Pedestrians hit by cars in Illinois to face fewer auto insurance struggles

Auto insurance - Pedestrians walking across road

The state Supreme Court has issued a ruling to help victims to be able to better access cost coverage.

This month, the Illinois Supreme Court ruled to make it easier for pedestrians struck by vehicles to be able to have their medical costs covered by auto insurance.

The ruling was meant to help reduce the number of barriers in the way of victims having costs covered.

It isn’t uncommon for auto insurance companies to initially deny claims filed by pedestrians because they aren’t passengers in a covered vehicle. Therefore, while they were still injured in a vehicle collision, they faced substantially greater struggles to have their medical costs covered. The same could be said for cyclists struck by cars.

Auto insurance - Bike on road with car in the background

The state Supreme Court has now ruled in favor of people outside the covered vehicle who are struck by an uninsured driver or who are injured in a hit-and-run. The ruling states that in these cases an individual’s own policy will provide coverage.

The ruling removes an important barrier to being able to access coverage from one’s own auto insurance.

Now that the precedent has been set in the state, people who are injured when hit by a car driven by someone uninsured or who drives away without leaving contact information can use their own coverage.

Still, it’s important to remember that this is only one of several challenges that people could face when trying to make this type of claim.
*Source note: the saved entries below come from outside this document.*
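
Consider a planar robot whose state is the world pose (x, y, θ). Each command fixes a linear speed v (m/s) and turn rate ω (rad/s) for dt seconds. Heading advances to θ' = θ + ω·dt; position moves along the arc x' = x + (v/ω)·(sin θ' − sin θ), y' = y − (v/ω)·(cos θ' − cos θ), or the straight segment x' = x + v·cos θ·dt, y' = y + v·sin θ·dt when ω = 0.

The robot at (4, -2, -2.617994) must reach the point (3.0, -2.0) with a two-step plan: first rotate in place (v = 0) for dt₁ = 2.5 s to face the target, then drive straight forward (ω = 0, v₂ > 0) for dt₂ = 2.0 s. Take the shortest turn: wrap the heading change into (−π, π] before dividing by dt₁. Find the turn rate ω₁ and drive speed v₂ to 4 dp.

ω₁ = -0.2094, v₂ = 0.5000

heading to target = atan2(-2−-2, 3−4) = 3.1416
Δθ = wrap(3.1416 − -2.6180) = -0.5236; ω₁ = Δθ/dt₁ = -0.2094
distance = √((3−4)² + (-2−-2)²) = 1.0000; v₂ = distance/dt₂ = 0.5000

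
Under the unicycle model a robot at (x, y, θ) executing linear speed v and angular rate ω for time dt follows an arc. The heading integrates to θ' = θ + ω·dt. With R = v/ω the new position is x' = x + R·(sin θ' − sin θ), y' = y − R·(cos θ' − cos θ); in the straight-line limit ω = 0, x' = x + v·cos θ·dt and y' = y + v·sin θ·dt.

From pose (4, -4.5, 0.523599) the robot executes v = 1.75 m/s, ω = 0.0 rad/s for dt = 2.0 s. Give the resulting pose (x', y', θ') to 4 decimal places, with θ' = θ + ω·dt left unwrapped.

(7.0311, -2.7500, 0.5236)

θ' = 0.5236 + 0.0·2.0 = 0.5236
ω = 0 → straight: x' = 4 + 1.75·cos(0.5236)·2.0 = 7.0311
y' = -4.5 + 1.75·sin(0.5236)·2.0 = -2.7500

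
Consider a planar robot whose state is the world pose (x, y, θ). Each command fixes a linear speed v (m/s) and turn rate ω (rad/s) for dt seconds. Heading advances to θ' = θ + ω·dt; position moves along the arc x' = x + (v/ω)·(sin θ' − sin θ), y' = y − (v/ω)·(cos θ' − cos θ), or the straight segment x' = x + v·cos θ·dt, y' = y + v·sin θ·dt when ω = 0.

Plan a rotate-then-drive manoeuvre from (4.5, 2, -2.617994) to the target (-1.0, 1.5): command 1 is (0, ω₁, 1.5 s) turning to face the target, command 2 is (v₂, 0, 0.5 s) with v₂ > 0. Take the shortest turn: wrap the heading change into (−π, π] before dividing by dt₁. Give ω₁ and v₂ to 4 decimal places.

ω₁ = -0.2886, v₂ = 11.0454

heading to target = atan2(1.5−2, -1−4.5) = -3.0509
Δθ = wrap(-3.0509 − -2.6180) = -0.4329; ω₁ = Δθ/dt₁ = -0.2886
distance = √((-1−4.5)² + (1.5−2)²) = 5.5227; v₂ = distance/dt₂ = 11.0454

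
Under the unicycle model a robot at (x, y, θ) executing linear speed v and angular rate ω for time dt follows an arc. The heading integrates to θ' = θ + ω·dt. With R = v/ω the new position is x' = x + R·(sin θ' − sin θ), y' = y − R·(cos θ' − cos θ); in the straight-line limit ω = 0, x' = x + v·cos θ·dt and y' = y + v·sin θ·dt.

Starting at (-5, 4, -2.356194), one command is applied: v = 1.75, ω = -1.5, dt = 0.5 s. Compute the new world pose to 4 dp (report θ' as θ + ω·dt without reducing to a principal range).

(-5.7837, 3.6590, -3.1062)

θ' = -2.3562 + -1.5·0.5 = -3.1062
R = v/ω = 1.75/-1.5 = -1.1667
x' = -5 + -1.1667·(sin -3.1062 − sin -2.3562) = -5.7837
y' = 4 − -1.1667·(cos -3.1062 − cos -2.3562) = 3.6590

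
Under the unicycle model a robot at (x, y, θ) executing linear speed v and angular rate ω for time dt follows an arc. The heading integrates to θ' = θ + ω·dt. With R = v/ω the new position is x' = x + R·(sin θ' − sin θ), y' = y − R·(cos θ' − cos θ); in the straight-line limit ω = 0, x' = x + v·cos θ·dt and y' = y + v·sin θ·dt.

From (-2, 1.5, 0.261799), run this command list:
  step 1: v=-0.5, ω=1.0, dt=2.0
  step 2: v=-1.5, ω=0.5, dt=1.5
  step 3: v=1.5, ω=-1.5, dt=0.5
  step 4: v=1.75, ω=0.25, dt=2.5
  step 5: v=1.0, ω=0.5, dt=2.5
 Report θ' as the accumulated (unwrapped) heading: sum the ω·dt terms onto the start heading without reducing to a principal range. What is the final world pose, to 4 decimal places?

step 1: θ'=2.2618 (R=-0.5000) → pose (-2.2559, 0.6984, 2.2618)
step 2: θ'=3.0118 (R=-3.0000) → pose (-0.3324, -0.3645, 3.0118)
step 3: θ'=2.2618 (R=-1.0000) → pose (-0.9735, -0.0102, 2.2618)
step 4: θ'=2.8868 (R=7.0000) → pose (-4.6035, 2.3027, 2.8868)
step 5: θ'=4.1368 (R=2.0000) → pose (-6.7853, 1.4559, 4.1368)

(-6.7853, 1.4559, 4.1368)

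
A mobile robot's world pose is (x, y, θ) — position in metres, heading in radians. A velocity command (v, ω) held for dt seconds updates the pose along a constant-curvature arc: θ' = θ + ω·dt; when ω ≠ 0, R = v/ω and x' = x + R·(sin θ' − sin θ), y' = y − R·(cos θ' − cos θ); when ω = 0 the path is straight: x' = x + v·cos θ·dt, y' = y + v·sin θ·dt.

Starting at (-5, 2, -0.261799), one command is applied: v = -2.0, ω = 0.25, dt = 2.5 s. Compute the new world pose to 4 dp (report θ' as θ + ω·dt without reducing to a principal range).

(-9.9127, 1.7507, 0.3632)

θ' = -0.2618 + 0.25·2.5 = 0.3632
R = v/ω = -2.0/0.25 = -8.0000
x' = -5 + -8.0000·(sin 0.3632 − sin -0.2618) = -9.9127
y' = 2 − -8.0000·(cos 0.3632 − cos -0.2618) = 1.7507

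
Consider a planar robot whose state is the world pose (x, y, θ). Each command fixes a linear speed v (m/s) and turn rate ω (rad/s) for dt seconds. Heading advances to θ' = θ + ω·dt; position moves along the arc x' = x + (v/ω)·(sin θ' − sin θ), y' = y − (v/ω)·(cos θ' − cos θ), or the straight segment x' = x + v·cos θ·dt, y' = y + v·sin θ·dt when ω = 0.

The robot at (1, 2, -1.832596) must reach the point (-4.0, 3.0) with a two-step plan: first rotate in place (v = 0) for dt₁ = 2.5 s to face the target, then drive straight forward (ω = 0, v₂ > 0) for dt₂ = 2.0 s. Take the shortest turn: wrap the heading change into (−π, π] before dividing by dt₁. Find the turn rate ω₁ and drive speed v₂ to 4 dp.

ω₁ = -0.6026, v₂ = 2.5495

heading to target = atan2(3−2, -4−1) = 2.9442
Δθ = wrap(2.9442 − -1.8326) = -1.5064; ω₁ = Δθ/dt₁ = -0.6026
distance = √((-4−1)² + (3−2)²) = 5.0990; v₂ = distance/dt₂ = 2.5495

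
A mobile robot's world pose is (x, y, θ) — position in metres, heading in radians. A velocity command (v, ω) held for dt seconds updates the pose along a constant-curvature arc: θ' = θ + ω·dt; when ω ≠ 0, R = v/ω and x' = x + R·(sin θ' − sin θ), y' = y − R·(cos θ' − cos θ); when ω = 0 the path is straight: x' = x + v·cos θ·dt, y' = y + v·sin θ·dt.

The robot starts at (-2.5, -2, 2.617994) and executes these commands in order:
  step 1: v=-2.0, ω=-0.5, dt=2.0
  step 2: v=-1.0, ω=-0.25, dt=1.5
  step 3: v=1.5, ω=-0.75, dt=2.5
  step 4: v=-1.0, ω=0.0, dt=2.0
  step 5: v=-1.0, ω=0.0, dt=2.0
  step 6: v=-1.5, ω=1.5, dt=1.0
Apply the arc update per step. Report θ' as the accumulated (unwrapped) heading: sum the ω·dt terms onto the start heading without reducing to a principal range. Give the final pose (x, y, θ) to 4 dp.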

That a victim could indeed file the claim for this purpose is one thing. There remain additional steps that will often need to take place in order to ensure the insurer will deem the injuries covered. For instance, victims will typically need to prove that they are entitled to receive an auto insurance payment for accident injuries.

The new ruling is in its early days, so the shape it will take as victims file claims will be defined with time. That said, the initial barrier has now been removed, allowing those victims to know that the effort is one that they are entitled to make and insurers are required to honor that.